With US restrictions widely expected to tighten further, the pace at which companies like Amec can qualify their tools at leading-edge nodes will determine how quickly China's chip industry can insulate itself from external supply disruptions. Investors and industry analysts will be watching whether Amec can extend its etching leadership to other critical process steps — deposition, lithography support, and metrology — where foreign dominance remains largely intact.

Point of View

Not halted, Chinese equipment development by forcing domestic fabs to qualify local tools at scale, generating the production data needed to iterate rapidly. The key question now is whether Amec can replicate this trajectory in deposition and metrology, or whether plasma-etching remains an isolated success in an otherwise foreign-dependent stack.
NationPress
6 Jul 2026

Frequently Asked Questions

What did Amec's founder say about its chipmaking technology?
Gerald Yin Zhiyao , founder and chairman of Amec , said on CCTV on 18 May 2026 that the company's plasma-etching technology has become a global industry standard and has been adopted by major international rivals. He added that TSMC , the world's largest contract chipmaker, uses some Amec products in its supply chain.
Does TSMC use Amec equipment?
Yes, according to Gerald Yin Zhiyao , TSMC uses some of Amec 's products within its supply chain.

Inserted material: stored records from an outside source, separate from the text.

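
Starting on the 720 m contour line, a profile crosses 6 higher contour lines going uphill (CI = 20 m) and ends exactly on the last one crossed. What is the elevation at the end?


elevation = 720 + 6 * 20 = 840 m

840 m


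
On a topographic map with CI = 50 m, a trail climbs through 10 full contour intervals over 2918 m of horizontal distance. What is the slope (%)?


elevation change = 10 * 50 = 500 m
slope = 500 / 2918 * 100 = 17.1%

17.1%


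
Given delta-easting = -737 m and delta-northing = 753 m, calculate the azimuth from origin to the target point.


az = atan2(-737, 753) = -44.4 deg
adjusted to 0-360: 315.6 degrees

315.6 degrees


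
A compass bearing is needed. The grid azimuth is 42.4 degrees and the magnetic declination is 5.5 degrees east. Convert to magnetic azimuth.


magnetic azimuth = grid azimuth - declination (east +ve)
mag_az = 42.4 - 5.5 = 36.9 degrees

36.9 degrees


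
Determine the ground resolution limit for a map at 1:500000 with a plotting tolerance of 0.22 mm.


ground = 0.22 mm * 500000 / 1000 = 110.0 m

110.0 m


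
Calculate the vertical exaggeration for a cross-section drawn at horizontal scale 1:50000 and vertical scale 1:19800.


VE = horizontal_scale / vertical_scale = 50000 / 19800 ≈ 2.5

2.5x


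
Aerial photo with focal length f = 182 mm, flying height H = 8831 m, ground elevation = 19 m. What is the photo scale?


scale = f / (H - h) = 182 mm / 8812 m = 182 / 8812000 = 1:48418

1:48418


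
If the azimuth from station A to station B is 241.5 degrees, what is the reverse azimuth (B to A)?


back azimuth = (241.5 + 180) mod 360 = 61.5 degrees

61.5 degrees


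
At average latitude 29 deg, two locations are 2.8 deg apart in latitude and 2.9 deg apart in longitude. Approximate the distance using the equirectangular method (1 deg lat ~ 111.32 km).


dlat_km = 2.8 * 111.32 = 311.696
dlon_km = 2.9 * 111.32 * cos(29) ≈ 282.352
dist = sqrt(311.696^2 + 282.352^2) ≈ 420.6 km

420.6 km


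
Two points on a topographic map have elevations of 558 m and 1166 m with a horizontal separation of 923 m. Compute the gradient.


gradient = (1166 - 558) / 923 = 608 / 923 = 0.6587

0.6587


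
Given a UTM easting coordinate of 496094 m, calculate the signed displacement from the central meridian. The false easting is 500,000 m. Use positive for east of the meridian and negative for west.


displacement = 496094 - 500000 = -3906 m

-3906 m


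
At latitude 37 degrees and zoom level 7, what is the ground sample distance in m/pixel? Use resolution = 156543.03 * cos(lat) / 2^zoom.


res = 156543.03 * cos(37) / 2^7 = 156543.03 * 0.79863551 / 128 = 976.73 m/pixel

976.73 m/pixel


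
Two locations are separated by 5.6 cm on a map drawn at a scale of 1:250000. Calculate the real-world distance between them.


ground = 5.6 cm * 250000 / 100 = 14000.0 m = 14.0 km

14.0 km


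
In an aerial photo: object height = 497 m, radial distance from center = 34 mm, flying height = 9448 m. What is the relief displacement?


d = h * r / H = 497 * 34 / 9448 = 1.79 mm

1.79 mm


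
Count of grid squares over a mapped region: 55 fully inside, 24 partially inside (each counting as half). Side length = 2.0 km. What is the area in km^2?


effective squares = 55 + 24 * 0.5 = 67.0
area = 67.0 * 4.0 = 268.0 km^2

268.0 km^2


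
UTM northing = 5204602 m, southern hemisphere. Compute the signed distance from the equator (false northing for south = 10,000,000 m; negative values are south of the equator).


For southern: actual = 5204602 - 10000000 = -4795398 m

-4795398 m


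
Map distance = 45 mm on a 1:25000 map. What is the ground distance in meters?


ground = 45 mm * 25000 / 1000 = 1125.0 m

1125.0 m


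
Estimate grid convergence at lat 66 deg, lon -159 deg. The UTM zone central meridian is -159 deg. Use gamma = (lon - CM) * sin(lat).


gamma = (-159 - -159) * sin(66) = 0 * 0.913545 = 0.0 degrees

0.0 degrees


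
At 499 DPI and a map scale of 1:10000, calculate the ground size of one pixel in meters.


pixel_cm = 2.54 / 499 ≈ 0.00509 cm
ground = pixel_cm * 10000 / 100 = 2.54 * 10000 / (499 * 100) = 25400 / 49900 ≈ 0.51 m

0.51 m


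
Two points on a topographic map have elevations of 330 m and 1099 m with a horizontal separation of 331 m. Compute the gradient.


gradient = (1099 - 330) / 331 = 769 / 331 = 2.3233

2.3233


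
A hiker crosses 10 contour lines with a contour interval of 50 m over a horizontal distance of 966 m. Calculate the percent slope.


elevation change = 10 * 50 = 500 m
slope = 500 / 966 * 100 = 51.8%

51.8%


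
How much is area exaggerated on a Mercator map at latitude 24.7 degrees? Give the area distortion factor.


area_distortion = 1/cos^2(24.7) = 1.212

1.212


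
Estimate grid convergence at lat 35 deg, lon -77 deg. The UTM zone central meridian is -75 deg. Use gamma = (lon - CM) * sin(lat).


gamma = (-77 - -75) * sin(35) = -2 * 0.573576 = -1.147 degrees

-1.147 degrees


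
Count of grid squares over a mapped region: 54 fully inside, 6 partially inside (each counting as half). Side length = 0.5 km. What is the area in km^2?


effective squares = 54 + 6 * 0.5 = 57.0
area = 57.0 * 0.25 = 14.25 km^2

14.25 km^2


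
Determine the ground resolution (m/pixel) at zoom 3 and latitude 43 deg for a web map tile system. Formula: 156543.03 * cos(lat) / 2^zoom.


res = 156543.03 * cos(43) / 2^3 = 156543.03 * 0.7313537 / 8 = 14311.04 m/pixel

14311.04 m/pixel


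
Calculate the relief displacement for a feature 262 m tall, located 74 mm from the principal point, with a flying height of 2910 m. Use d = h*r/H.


d = h * r / H = 262 * 74 / 2910 = 6.66 mm

6.66 mm


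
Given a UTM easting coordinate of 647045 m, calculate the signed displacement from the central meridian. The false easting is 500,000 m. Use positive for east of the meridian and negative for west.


displacement = 647045 - 500000 = 147045 m

147045 m


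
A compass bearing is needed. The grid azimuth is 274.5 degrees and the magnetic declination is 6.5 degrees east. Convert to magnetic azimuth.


magnetic azimuth = grid azimuth - declination (east +ve)
mag_az = 274.5 - 6.5 = 268.0 degrees

268.0 degrees


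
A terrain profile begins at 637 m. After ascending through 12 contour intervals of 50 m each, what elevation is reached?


elevation = 637 + 12 * 50 = 1237 m

1237 m


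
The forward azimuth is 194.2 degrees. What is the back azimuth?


back azimuth = (194.2 + 180) mod 360 = 14.2 degrees

14.2 degrees


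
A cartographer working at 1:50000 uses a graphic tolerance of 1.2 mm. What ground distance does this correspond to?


ground = 1.2 mm * 50000 / 1000 = 60.0 m

60.0 m


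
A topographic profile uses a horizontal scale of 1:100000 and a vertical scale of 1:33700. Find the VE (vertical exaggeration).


VE = horizontal_scale / vertical_scale = 100000 / 33700 ≈ 3.0

3.0x


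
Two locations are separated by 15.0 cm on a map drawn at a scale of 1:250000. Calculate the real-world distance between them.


ground = 15.0 cm * 250000 / 100 = 37500.0 m = 37.5 km

37.5 km


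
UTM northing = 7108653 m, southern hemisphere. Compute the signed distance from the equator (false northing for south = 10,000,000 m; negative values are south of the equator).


For southern: actual = 7108653 - 10000000 = -2891347 m

-2891347 m


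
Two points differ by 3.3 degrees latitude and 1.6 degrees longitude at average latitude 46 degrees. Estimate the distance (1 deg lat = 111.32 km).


dlat_km = 3.3 * 111.32 = 367.356
dlon_km = 1.6 * 111.32 * cos(46) ≈ 123.727
dist = sqrt(367.356^2 + 123.727^2) ≈ 387.6 km

387.6 km


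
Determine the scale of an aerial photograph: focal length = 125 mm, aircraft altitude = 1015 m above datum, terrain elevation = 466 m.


scale = f / (H - h) = 125 mm / 549 m = 125 / 549000 = 1:4392

1:4392


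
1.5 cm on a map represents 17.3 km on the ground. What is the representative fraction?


ground = 17.3 km = 1730000 cm; RF denominator = ground / map = 1730000 / 1.5 ≈ 1153333; RF = 1:1153333

1:1153333


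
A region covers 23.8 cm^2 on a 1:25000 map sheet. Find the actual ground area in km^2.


ground_area = 23.8 * (25000/100)^2 = 1487500.0 m^2 = 1.4875 km^2 ≈ 1.488 km^2

1.488 km^2


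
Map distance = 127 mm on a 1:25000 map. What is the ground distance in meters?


ground = 127 mm * 25000 / 1000 = 3175.0 m

3175.0 m


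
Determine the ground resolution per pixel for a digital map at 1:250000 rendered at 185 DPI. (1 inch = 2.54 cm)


pixel_cm = 2.54 / 185 ≈ 0.01373 cm
ground = pixel_cm * 250000 / 100 = 2.54 * 250000 / (185 * 100) = 635000 / 18500 ≈ 34.32 m

34.32 m


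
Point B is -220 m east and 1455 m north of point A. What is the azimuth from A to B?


az = atan2(-220, 1455) = -8.6 deg
adjusted to 0-360: 351.4 degrees

351.4 degrees


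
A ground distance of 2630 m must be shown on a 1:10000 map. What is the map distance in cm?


map_cm = 2630 * 100 / 10000 = 26.3 cm

26.3 cm


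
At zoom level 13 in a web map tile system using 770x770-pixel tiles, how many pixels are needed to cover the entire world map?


tiles per axis = 2^13 = 8192
total tiles = 8192^2 = 67108864
pixels per axis = 8192 * 770 = 6307840
total pixels = 6307840^2 = 39788845465600

39788845465600 pixels


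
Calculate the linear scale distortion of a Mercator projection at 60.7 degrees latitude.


SF = 1 / cos(60.7) = 1 / 0.489382 = 2.043

2.043


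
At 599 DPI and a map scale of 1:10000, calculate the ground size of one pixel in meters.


pixel_cm = 2.54 / 599 ≈ 0.00424 cm
ground = pixel_cm * 10000 / 100 = 2.54 * 10000 / (599 * 100) = 25400 / 59900 ≈ 0.42 m

0.42 m


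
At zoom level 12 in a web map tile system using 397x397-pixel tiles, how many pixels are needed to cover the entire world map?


tiles per axis = 2^12 = 4096
total tiles = 4096^2 = 16777216
pixels per axis = 4096 * 397 = 1626112
total pixels = 1626112^2 = 2644240236544

2644240236544 pixels


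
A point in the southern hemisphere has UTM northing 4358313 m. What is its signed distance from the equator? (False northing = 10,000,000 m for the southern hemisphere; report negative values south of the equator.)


For southern: actual = 4358313 - 10000000 = -5641687 m

-5641687 m


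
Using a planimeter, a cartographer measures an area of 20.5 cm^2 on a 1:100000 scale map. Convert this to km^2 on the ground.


ground_area = 20.5 * (100000/100)^2 = 20500000.0 m^2 = 20.5 km^2

20.5 km^2


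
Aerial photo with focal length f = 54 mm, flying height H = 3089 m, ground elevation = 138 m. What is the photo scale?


scale = f / (H - h) = 54 mm / 2951 m = 54 / 2951000 = 1:54648

1:54648


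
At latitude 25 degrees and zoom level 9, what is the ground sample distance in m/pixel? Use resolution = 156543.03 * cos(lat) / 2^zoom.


res = 156543.03 * cos(25) / 2^9 = 156543.03 * 0.90630779 / 512 = 277.1 m/pixel

277.1 m/pixel


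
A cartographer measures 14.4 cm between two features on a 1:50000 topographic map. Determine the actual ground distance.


ground = 14.4 cm * 50000 / 100 = 7200.0 m = 7.2 km

7.2 km


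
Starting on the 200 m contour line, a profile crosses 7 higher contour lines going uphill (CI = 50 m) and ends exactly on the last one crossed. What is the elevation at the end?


elevation = 200 + 7 * 50 = 550 m

550 m


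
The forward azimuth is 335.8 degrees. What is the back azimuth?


back azimuth = (335.8 + 180) mod 360 = 155.8 degrees

155.8 degrees


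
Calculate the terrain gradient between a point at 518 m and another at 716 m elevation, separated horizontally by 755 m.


gradient = (716 - 518) / 755 = 198 / 755 = 0.2623

0.2623


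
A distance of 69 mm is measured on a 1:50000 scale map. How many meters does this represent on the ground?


ground = 69 mm * 50000 / 1000 = 3450.0 m

3450.0 m


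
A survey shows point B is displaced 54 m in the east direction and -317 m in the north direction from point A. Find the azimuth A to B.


az = atan2(54, -317) = 170.3 deg
adjusted to 0-360: 170.3 degrees

170.3 degrees


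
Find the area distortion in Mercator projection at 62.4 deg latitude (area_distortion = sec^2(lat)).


area_distortion = 1/cos^2(62.4) = 4.659

4.659


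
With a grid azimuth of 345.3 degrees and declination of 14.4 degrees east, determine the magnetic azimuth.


magnetic azimuth = grid azimuth - declination (east +ve)
mag_az = 345.3 - 14.4 = 330.9 degrees

330.9 degrees


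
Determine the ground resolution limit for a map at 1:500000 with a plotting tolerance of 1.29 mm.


ground = 1.29 mm * 500000 / 1000 = 645.0 m

645.0 m


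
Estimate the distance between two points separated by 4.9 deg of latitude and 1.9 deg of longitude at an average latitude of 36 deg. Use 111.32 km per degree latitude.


dlat_km = 4.9 * 111.32 = 545.468
dlon_km = 1.9 * 111.32 * cos(36) ≈ 171.114
dist = sqrt(545.468^2 + 171.114^2) ≈ 571.7 km

571.7 km


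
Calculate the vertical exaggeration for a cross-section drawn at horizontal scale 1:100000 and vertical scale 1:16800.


VE = horizontal_scale / vertical_scale = 100000 / 16800 ≈ 6.0

6.0x


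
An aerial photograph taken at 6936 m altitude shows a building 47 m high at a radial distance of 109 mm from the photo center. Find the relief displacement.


d = h * r / H = 47 * 109 / 6936 = 0.74 mm

0.74 mm


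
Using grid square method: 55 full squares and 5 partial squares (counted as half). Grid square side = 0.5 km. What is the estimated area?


effective squares = 55 + 5 * 0.5 = 57.5
area = 57.5 * 0.25 = 14.375 km^2

14.375 km^2


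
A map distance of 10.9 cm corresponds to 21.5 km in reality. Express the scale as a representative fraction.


ground = 21.5 km = 2150000 cm; RF denominator = ground / map = 2150000 / 10.9 ≈ 197248; RF = 1:197248

1:197248


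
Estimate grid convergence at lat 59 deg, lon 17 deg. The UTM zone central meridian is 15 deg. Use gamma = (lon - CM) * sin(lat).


gamma = (17 - 15) * sin(59) = 2 * 0.857167 = 1.714 degrees

1.714 degrees


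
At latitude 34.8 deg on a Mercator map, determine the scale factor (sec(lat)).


SF = 1 / cos(34.8) = 1 / 0.821149 = 1.218

1.218


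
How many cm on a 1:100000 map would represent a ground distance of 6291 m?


map_cm = 6291 * 100 / 100000 = 6.291 cm ≈ 6.29 cm

6.29 cm


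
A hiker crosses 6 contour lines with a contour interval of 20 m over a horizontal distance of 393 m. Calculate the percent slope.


elevation change = 6 * 20 = 120 m
slope = 120 / 393 * 100 = 30.5%

30.5%


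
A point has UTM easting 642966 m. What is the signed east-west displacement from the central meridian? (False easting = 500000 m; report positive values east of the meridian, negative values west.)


displacement = 642966 - 500000 = 142966 m

142966 m


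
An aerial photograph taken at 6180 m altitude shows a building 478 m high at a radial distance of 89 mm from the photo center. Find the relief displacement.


d = h * r / H = 478 * 89 / 6180 = 6.88 mm

6.88 mm


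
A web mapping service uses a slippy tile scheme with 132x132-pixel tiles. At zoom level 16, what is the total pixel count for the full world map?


tiles per axis = 2^16 = 65536
total tiles = 65536^2 = 4294967296
pixels per axis = 65536 * 132 = 8650752
total pixels = 8650752^2 = 74835510165504

74835510165504 pixels


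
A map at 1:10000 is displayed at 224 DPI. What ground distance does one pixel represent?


pixel_cm = 2.54 / 224 ≈ 0.011339 cm
ground = pixel_cm * 10000 / 100 = 2.54 * 10000 / (224 * 100) = 25400 / 22400 ≈ 1.13 m

1.13 m


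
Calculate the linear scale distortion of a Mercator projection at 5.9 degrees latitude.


SF = 1 / cos(5.9) = 1 / 0.994703 = 1.005

1.005


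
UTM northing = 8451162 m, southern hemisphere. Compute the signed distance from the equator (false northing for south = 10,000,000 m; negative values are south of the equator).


For southern: actual = 8451162 - 10000000 = -1548838 m

-1548838 m


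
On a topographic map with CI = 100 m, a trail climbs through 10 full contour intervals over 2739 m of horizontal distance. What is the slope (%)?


elevation change = 10 * 100 = 1000 m
slope = 1000 / 2739 * 100 = 36.5%

36.5%


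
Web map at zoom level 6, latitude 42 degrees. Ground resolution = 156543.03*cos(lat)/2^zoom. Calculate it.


res = 156543.03 * cos(42) / 2^6 = 156543.03 * 0.74314483 / 64 = 1817.72 m/pixel

1817.72 m/pixel


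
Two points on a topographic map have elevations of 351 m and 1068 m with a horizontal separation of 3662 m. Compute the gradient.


gradient = (1068 - 351) / 3662 = 717 / 3662 = 0.1958

0.1958


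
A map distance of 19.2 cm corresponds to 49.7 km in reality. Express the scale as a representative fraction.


ground = 49.7 km = 4970000 cm; RF denominator = ground / map = 4970000 / 19.2 ≈ 258854; RF = 1:258854

1:258854


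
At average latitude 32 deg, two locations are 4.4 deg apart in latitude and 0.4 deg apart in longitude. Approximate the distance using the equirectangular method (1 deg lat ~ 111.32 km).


dlat_km = 4.4 * 111.32 = 489.808
dlon_km = 0.4 * 111.32 * cos(32) ≈ 37.762
dist = sqrt(489.808^2 + 37.762^2) ≈ 491.3 km

491.3 km


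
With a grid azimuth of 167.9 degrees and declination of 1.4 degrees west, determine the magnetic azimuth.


magnetic azimuth = grid azimuth - declination (east +ve)
mag_az = 167.9 - -1.4 = 169.3 degrees

169.3 degrees


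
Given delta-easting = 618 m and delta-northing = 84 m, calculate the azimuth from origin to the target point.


az = atan2(618, 84) = 82.3 deg
adjusted to 0-360: 82.3 degrees

82.3 degrees


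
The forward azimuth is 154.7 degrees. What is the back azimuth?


back azimuth = (154.7 + 180) mod 360 = 334.7 degrees

334.7 degrees


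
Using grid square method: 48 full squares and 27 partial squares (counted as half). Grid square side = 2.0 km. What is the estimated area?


effective squares = 48 + 27 * 0.5 = 61.5
area = 61.5 * 4.0 = 246.0 km^2

246.0 km^2


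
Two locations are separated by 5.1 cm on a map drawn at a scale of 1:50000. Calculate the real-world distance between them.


ground = 5.1 cm * 50000 / 100 = 2550.0 m = 2.55 km

2.55 km


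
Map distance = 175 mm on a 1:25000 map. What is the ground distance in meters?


ground = 175 mm * 25000 / 1000 = 4375.0 m

4375.0 m


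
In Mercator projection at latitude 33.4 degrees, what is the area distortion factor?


area_distortion = 1/cos^2(33.4) = 1.435

1.435


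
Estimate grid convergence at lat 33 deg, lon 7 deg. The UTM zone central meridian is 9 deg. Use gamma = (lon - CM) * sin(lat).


gamma = (7 - 9) * sin(33) = -2 * 0.544639 = -1.089 degrees

-1.089 degrees


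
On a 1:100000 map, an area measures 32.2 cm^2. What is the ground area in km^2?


ground_area = 32.2 * (100000/100)^2 = 32200000.0 m^2 = 32.2 km^2

32.2 km^2


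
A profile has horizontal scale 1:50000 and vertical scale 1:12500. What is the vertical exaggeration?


VE = horizontal_scale / vertical_scale = 50000 / 12500 = 4.0

4.0x


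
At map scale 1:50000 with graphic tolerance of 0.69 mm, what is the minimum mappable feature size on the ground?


ground = 0.69 mm * 50000 / 1000 = 34.5 m

34.5 m


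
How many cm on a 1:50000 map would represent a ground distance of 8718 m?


map_cm = 8718 * 100 / 50000 = 17.436 cm ≈ 17.44 cm

17.44 cm


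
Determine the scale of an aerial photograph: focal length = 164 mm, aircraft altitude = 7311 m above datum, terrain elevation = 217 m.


scale = f / (H - h) = 164 mm / 7094 m = 164 / 7094000 = 1:43256

1:43256


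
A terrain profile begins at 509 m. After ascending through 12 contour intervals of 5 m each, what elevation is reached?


elevation = 509 + 12 * 5 = 569 m

569 m


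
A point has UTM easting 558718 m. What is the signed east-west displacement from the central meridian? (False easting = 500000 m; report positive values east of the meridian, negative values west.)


displacement = 558718 - 500000 = 58718 m

58718 m


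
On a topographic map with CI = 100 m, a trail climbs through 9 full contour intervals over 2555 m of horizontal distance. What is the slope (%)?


elevation change = 9 * 100 = 900 m
slope = 900 / 2555 * 100 = 35.2%

35.2%


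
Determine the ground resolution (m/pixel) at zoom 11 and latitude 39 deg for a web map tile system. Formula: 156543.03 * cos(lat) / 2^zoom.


res = 156543.03 * cos(39) / 2^11 = 156543.03 * 0.77714596 / 2048 = 59.4 m/pixel

59.4 m/pixel


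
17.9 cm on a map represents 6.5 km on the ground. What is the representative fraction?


ground = 6.5 km = 650000 cm; RF denominator = ground / map = 650000 / 17.9 ≈ 36313; RF = 1:36313

1:36313


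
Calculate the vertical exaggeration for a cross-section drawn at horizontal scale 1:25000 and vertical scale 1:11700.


VE = horizontal_scale / vertical_scale = 25000 / 11700 ≈ 2.1

2.1x


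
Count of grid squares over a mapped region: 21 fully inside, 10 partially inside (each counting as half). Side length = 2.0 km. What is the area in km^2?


effective squares = 21 + 10 * 0.5 = 26.0
area = 26.0 * 4.0 = 104.0 km^2

104.0 km^2


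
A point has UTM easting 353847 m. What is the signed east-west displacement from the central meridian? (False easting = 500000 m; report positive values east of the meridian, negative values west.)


displacement = 353847 - 500000 = -146153 m

-146153 m


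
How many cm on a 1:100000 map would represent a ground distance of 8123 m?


map_cm = 8123 * 100 / 100000 = 8.123 cm ≈ 8.12 cm

8.12 cm


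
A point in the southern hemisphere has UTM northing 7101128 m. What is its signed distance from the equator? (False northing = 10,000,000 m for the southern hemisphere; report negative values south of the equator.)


For southern: actual = 7101128 - 10000000 = -2898872 m

-2898872 m


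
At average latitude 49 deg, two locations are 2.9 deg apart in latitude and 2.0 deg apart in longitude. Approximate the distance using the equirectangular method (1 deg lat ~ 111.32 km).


dlat_km = 2.9 * 111.32 = 322.828
dlon_km = 2.0 * 111.32 * cos(49) ≈ 146.065
dist = sqrt(322.828^2 + 146.065^2) ≈ 354.3 km

354.3 km


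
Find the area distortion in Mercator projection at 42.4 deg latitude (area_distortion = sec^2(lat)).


area_distortion = 1/cos^2(42.4) = 1.834

1.834


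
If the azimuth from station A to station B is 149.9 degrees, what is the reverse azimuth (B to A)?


back azimuth = (149.9 + 180) mod 360 = 329.9 degrees

329.9 degrees


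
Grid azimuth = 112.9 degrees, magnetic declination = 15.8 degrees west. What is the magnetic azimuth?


magnetic azimuth = grid azimuth - declination (east +ve)
mag_az = 112.9 - -15.8 = 128.7 degrees

128.7 degrees


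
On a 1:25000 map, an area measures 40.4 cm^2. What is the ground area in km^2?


ground_area = 40.4 * (25000/100)^2 = 2525000.0 m^2 = 2.525 km^2

2.525 km^2


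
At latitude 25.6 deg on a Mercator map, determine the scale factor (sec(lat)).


SF = 1 / cos(25.6) = 1 / 0.901833 = 1.109

1.109


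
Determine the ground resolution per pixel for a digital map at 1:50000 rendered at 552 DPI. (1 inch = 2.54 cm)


pixel_cm = 2.54 / 552 ≈ 0.004601 cm
ground = pixel_cm * 50000 / 100 = 2.54 * 50000 / (552 * 100) = 127000 / 55200 ≈ 2.3 m

2.3 m


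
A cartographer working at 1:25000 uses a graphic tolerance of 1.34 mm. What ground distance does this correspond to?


ground = 1.34 mm * 25000 / 1000 = 33.5 m

33.5 m


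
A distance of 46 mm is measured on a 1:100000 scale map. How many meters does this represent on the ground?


ground = 46 mm * 100000 / 1000 = 4600.0 m

4600.0 m


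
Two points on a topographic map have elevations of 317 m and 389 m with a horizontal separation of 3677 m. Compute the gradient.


gradient = (389 - 317) / 3677 = 72 / 3677 = 0.0196

0.0196


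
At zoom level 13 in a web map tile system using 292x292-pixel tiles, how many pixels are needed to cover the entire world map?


tiles per axis = 2^13 = 8192
total tiles = 8192^2 = 67108864
pixels per axis = 8192 * 292 = 2392064
total pixels = 2392064^2 = 5721970180096

5721970180096 pixels


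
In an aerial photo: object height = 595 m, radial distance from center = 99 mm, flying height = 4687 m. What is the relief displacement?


d = h * r / H = 595 * 99 / 4687 = 12.57 mm

12.57 mm


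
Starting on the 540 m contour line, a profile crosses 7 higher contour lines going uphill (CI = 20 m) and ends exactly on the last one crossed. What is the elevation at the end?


elevation = 540 + 7 * 20 = 680 m

680 m


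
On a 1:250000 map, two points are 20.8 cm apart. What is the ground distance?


ground = 20.8 cm * 250000 / 100 = 52000.0 m = 52.0 km

52.0 km


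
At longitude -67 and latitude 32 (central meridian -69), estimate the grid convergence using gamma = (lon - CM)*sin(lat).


gamma = (-67 - -69) * sin(32) = 2 * 0.529919 = 1.06 degrees

1.06 degrees


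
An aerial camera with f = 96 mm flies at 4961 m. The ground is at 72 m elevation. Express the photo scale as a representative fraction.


scale = f / (H - h) = 96 mm / 4889 m = 96 / 4889000 = 1:50927

1:50927


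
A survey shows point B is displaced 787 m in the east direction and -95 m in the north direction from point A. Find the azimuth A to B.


az = atan2(787, -95) = 96.9 deg
adjusted to 0-360: 96.9 degrees

96.9 degrees


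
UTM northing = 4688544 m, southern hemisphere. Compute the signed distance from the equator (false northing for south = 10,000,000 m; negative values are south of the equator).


For southern: actual = 4688544 - 10000000 = -5311456 m

-5311456 m


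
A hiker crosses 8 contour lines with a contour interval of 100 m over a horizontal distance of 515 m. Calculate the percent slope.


elevation change = 8 * 100 = 800 m
slope = 800 / 515 * 100 = 155.3%

155.3%


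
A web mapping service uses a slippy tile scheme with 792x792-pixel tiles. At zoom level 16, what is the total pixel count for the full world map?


tiles per axis = 2^16 = 65536
total tiles = 65536^2 = 4294967296
pixels per axis = 65536 * 792 = 51904512
total pixels = 51904512^2 = 2694078365958144

2694078365958144 pixels


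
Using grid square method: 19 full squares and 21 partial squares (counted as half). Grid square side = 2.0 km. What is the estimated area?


effective squares = 19 + 21 * 0.5 = 29.5
area = 29.5 * 4.0 = 118.0 km^2

118.0 km^2


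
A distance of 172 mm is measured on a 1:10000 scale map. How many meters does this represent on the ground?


ground = 172 mm * 10000 / 1000 = 1720.0 m

1720.0 m


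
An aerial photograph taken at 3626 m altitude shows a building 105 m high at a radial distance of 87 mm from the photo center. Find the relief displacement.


d = h * r / H = 105 * 87 / 3626 = 2.52 mm

2.52 mm


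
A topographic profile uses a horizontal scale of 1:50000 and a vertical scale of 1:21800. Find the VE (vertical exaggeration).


VE = horizontal_scale / vertical_scale = 50000 / 21800 ≈ 2.3

2.3x


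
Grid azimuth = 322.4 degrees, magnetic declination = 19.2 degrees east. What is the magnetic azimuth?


magnetic azimuth = grid azimuth - declination (east +ve)
mag_az = 322.4 - 19.2 = 303.2 degrees

303.2 degrees


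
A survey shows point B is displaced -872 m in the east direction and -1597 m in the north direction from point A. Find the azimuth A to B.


az = atan2(-872, -1597) = -151.4 deg
adjusted to 0-360: 208.6 degrees

208.6 degrees


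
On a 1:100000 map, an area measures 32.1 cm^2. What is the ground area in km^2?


ground_area = 32.1 * (100000/100)^2 = 32100000.0 m^2 = 32.1 km^2

32.1 km^2


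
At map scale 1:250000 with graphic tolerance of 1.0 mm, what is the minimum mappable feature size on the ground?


ground = 1.0 mm * 250000 / 1000 = 250.0 m

250.0 m


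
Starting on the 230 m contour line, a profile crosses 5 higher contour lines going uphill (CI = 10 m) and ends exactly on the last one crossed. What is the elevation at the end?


elevation = 230 + 5 * 10 = 280 m

280 m


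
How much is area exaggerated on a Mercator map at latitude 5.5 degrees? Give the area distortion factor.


area_distortion = 1/cos^2(5.5) = 1.009

1.009


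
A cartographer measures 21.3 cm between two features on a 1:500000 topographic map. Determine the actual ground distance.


ground = 21.3 cm * 500000 / 100 = 106500.0 m = 106.5 km

106.5 km


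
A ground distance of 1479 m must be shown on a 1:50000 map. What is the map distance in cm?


map_cm = 1479 * 100 / 50000 = 2.958 cm ≈ 2.96 cm

2.96 cm


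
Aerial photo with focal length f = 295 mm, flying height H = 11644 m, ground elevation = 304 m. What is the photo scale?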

This is significant because TSMC is widely regarded as the most technically demanding chipmaker in the world, and supplier qualification by TSMC is considered a strong endorsement of product quality.
How many Amec machines has SMIC bought?
SMIC has purchased at least 800 machines from Amec , according to SMIC founder Zhang Rujing , who spoke during the same CCTV broadcast on 18 May 2026 . This volume makes SMIC one of Amec's largest customers and reflects the depth of domestic adoption of Chinese-made semiconductor equipment.
Why is Amec important for China's semiconductor industry?
Amec is a key pillar of China 's push for semiconductor self-reliance as US export restrictions tighten. Founded in 2004 , it has built domestic alternatives for 17 categories of chipmaking equipment previously dominated by foreign suppliers, reducing Chinese fabs' dependence on Western and Japanese tools.
What chip nodes can Amec's etching systems handle?
Amec 's plasma-etching systems currently cover node processes ranging from mature 65-nanometre chips to advanced 5nm and 3nm nodes, according to founder Gerald Yin Zhiyao . This range places Amec's tools in direct relevance to both legacy and leading-edge semiconductor manufacturing.